WHEN a body hanging from a spring balance is immersed in water it floats just below the surface of water and shows 100 g loss in its weight then what is the weight of the body in water,in air,what is upthrust on the body what is the volume of tne body.
To solve this problem, we will use the principle of buoyancy.
Step 1: Calculate the weight of the body in water.
The loss in weight of the body in water is equal to the buoyant force acting on it, which is the weight of the water displaced by the body. Since the body is floating just below the surface of the water, it is in equilibrium, meaning the buoyant force is equal to the weight of the body in water. Therefore, the weight of the body in water is 100 g.
Step 2: Calculate the weight of the body in air.
Since the body is hanging from a spring balance in air, the weight of the body in air is simply its actual weight, which we do not have information about. You need to provide the weight of the body in order to calculate it.
Step 3: Calculate the upthrust on the body.
The upthrust on the body is equal to the weight of the water displaced by the body. Since the body is floating just below the surface, it displaces a volume of water equal to its own volume. The weight of the displaced water is equal to the weight of the body in water, which is 100 g.
Step 4: Calculate the volume of the body.
To find the volume of the body, we need the density of the body. The density of the body can be found by dividing its weight in air by its volume. Once you provide the weight of the body in air, we can calculate its density, and then the volume of the body can be found by dividing the weight of the body in water (100 g) by its density.
To find the weight of the body in water, we need to understand the concept of buoyancy. The upward force exerted by a fluid on an object submerged in it is called the buoyant force. This force is equal to the weight of the fluid displaced by the object.
Here's how we can determine the weight of the body in water, the weight of the body in air, the upthrust on the body, and the volume of the body:
1. Weight of the body in water:
Since the body is floating just below the surface of the water, it experiences an apparent loss in weight equal to the weight of the water displaced. The 100 g loss in weight is due to the buoyant force acting on the body through the water. Therefore, the weight of the body in water is 100 g.
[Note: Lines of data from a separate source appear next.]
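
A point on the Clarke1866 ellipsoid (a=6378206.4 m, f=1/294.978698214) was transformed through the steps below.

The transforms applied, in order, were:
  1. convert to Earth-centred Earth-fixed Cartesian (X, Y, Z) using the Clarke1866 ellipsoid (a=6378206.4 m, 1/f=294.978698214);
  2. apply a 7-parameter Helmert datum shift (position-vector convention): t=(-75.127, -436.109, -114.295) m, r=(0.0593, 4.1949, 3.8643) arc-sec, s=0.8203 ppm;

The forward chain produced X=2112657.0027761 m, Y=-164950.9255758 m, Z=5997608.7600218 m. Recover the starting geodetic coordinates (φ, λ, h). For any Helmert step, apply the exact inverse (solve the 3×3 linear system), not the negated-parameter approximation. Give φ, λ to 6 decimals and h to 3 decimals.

φ=70.663588°, λ=-4.453822°, h=2105.934 m

start: X=2112657.0028, Y=-164950.9256, Z=5997608.7600 m
→ Helmert⁻¹: X=2112605.3347, Y=-164552.5362, Z=5997761.1474
→ geod (Bowring, a=6378206.400): φ=70.66358800°, λ=-4.45382200°, h=2105.9340 m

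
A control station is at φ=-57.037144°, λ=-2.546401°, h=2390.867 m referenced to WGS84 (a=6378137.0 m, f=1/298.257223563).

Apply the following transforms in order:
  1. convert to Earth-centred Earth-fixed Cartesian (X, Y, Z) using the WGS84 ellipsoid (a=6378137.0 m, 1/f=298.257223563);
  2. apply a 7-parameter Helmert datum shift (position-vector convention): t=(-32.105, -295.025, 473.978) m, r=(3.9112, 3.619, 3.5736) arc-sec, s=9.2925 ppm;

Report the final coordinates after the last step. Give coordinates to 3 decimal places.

start: φ=-57.037144°, λ=-2.546401°, h=2390.867 m
→ ECEF (a=6378137.000, f=1/298.257223563): X=3476384.7271, Y=-154603.0533, Z=-5330157.7938
→ Helmert 7p (PV): X=3476294.0843, Y=-154738.2134, Z=-5329797.2731

X=3476294.084 m, Y=-154738.213 m, Z=-5329797.273 m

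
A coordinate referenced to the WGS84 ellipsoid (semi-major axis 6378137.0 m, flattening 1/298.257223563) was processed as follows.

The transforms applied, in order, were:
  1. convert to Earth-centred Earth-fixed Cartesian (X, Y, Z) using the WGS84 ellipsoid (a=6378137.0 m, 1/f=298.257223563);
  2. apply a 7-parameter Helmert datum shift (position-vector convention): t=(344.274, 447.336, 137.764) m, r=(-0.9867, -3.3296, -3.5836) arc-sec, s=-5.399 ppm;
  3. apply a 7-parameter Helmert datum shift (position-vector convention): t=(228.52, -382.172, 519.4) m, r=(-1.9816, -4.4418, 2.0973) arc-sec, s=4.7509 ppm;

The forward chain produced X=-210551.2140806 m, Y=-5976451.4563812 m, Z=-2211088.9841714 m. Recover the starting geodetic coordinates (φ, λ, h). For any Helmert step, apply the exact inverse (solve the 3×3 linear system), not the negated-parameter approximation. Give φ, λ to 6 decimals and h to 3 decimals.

start: X=-210551.2141, Y=-5976451.4564, Z=-2211088.9842 m
→ Helmert⁻¹: X=-210887.1235, Y=-5976017.5010, Z=-2211650.7478
→ Helmert⁻¹: X=-211164.4078, Y=-5976490.1922, Z=-2211825.6341
→ geod (Bowring, a=6378137.000): φ=-20.42278200°, λ=-92.02356200°, h=590.5980 m

φ=-20.422782°, λ=-92.023562°, h=590.598 m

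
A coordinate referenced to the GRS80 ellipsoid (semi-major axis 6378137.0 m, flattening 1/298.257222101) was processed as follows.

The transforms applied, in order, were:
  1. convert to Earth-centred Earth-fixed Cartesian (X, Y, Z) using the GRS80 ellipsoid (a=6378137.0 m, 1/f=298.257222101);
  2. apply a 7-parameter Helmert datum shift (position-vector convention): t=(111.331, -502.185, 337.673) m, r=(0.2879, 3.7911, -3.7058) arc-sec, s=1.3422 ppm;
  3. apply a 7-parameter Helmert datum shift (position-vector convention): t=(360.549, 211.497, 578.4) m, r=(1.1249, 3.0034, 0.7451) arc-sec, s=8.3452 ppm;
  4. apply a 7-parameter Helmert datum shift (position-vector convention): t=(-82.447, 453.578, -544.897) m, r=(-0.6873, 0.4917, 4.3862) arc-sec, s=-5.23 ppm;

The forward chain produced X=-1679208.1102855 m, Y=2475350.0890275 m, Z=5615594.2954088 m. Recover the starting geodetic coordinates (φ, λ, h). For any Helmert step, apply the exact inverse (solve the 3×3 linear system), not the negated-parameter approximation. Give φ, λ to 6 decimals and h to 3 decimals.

start: X=-1679208.1103, Y=2475350.0890, Z=5615594.2954 m
→ Helmert⁻¹: X=-1679095.2041, Y=2474926.4468, Z=5616172.8091
→ Helmert⁻¹: X=-1679514.5651, Y=2474730.9901, Z=5615509.5946
→ Helmert⁻¹: X=-1679771.3166, Y=2475207.5112, Z=5615130.0563
→ geod (Bowring, a=6378137.000): φ=62.11365400°, λ=124.16232900°, h=768.6990 m

φ=62.113654°, λ=124.162329°, h=768.699 m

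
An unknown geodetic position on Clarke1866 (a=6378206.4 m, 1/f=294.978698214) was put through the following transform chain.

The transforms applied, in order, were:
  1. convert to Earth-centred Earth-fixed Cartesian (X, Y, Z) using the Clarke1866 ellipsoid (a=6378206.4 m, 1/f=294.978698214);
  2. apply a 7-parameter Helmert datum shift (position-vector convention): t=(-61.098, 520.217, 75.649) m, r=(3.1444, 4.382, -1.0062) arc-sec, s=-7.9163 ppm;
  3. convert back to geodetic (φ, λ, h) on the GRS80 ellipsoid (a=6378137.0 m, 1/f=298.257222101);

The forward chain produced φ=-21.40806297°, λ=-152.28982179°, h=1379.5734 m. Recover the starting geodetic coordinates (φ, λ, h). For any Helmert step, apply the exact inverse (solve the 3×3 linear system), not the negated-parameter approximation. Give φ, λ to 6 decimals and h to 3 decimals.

start: φ=-21.408063°, λ=-152.289822°, h=1379.573 m
→ ECEF (a=6378137.000, f=1/298.257222101): X=-5260525.4559, Y=-2763029.7998, Z=-2314020.2903
→ Helmert⁻¹: X=-5260443.3563, Y=-2763632.8341, Z=-2314183.8840
→ geod (Bowring, a=6378206.400): φ=-21.41021000°, λ=-152.28430600°, h=1594.9160 m

φ=-21.410210°, λ=-152.284306°, h=1594.916 m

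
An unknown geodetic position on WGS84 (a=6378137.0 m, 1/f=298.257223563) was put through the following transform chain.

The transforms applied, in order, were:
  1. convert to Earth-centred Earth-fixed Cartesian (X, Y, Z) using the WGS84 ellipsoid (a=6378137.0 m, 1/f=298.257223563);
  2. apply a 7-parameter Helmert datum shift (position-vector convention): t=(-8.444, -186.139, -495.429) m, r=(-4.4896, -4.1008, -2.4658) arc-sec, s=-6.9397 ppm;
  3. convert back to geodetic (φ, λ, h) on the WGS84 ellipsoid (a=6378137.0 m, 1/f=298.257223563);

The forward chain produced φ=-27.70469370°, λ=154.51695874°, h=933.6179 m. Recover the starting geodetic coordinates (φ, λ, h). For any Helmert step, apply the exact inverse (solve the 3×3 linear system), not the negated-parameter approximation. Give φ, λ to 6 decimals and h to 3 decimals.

start: φ=-27.704694°, λ=154.516959°, h=933.618 m
→ ECEF (a=6378137.000, f=1/298.257223563): X=-5101983.4262, Y=2431667.8490, Z=-2948005.4238
→ Helmert⁻¹: X=-5102098.0580, Y=2431874.0244, Z=-2947376.0811
→ geod (Bowring, a=6378137.000): φ=-27.69886000°, λ=154.51557200°, h=811.2140 m

φ=-27.698860°, λ=154.515572°, h=811.214 m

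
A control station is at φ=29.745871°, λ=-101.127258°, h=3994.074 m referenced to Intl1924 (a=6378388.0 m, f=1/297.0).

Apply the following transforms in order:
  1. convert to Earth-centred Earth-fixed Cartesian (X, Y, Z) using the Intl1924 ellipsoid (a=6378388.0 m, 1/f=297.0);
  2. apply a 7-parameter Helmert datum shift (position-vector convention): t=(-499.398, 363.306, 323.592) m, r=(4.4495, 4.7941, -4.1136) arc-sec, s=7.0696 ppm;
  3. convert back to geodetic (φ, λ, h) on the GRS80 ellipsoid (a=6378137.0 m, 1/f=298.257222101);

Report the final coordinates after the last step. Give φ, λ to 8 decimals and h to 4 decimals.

start: φ=29.745871°, λ=-101.127258°, h=3994.074 m
→ ECEF (a=6378388.000, f=1/297.0): X=-1070314.4331, Y=-5441733.5305, Z=3147973.2524
→ Helmert 7p (PV): X=-1070856.7575, Y=-5441455.2575, Z=3148226.5875
→ geod (Bowring, a=6378137.000): φ=29.74789853°, λ=-101.13331044°, h=4202.1702 m

φ=29.74789853°, λ=-101.13331044°, h=4202.1702 m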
2. Weight of the body in air:
The weight of an object in air can be determined by using a spring balance without any fluids. If the body shows a weight of, let's say, 500 g on the spring balance, then the weight of the body in air is 500 g.
3. Upthrust on the body:
The upthrust on the body is the same as the buoyant force acting on it. Since the body is floating just below the surface of the water, the buoyant force is equal to the weight of the water displaced. Therefore, the upthrust on the body is also 100 g.
4. Volume of the body:
The volume of the body can be calculated using Archimedes' principle. According to Archimedes' principle, the upthrust or buoyant force acting on an object is equal to the weight of the fluid displaced by the object.
As the body is floating just below the surface of the water, it displaces its own weight of water (100 g). Since the density of water is 1 g/cm³, the volume of the body can be calculated as 100 cm³ (since 100 g of water has the same volume as 100 cm³).
Therefore, the weight of the body in water is 100 g, the weight of the body in air is 500 g, the upthrust on the body is 100 g, and the volume of the body is 100 cm³.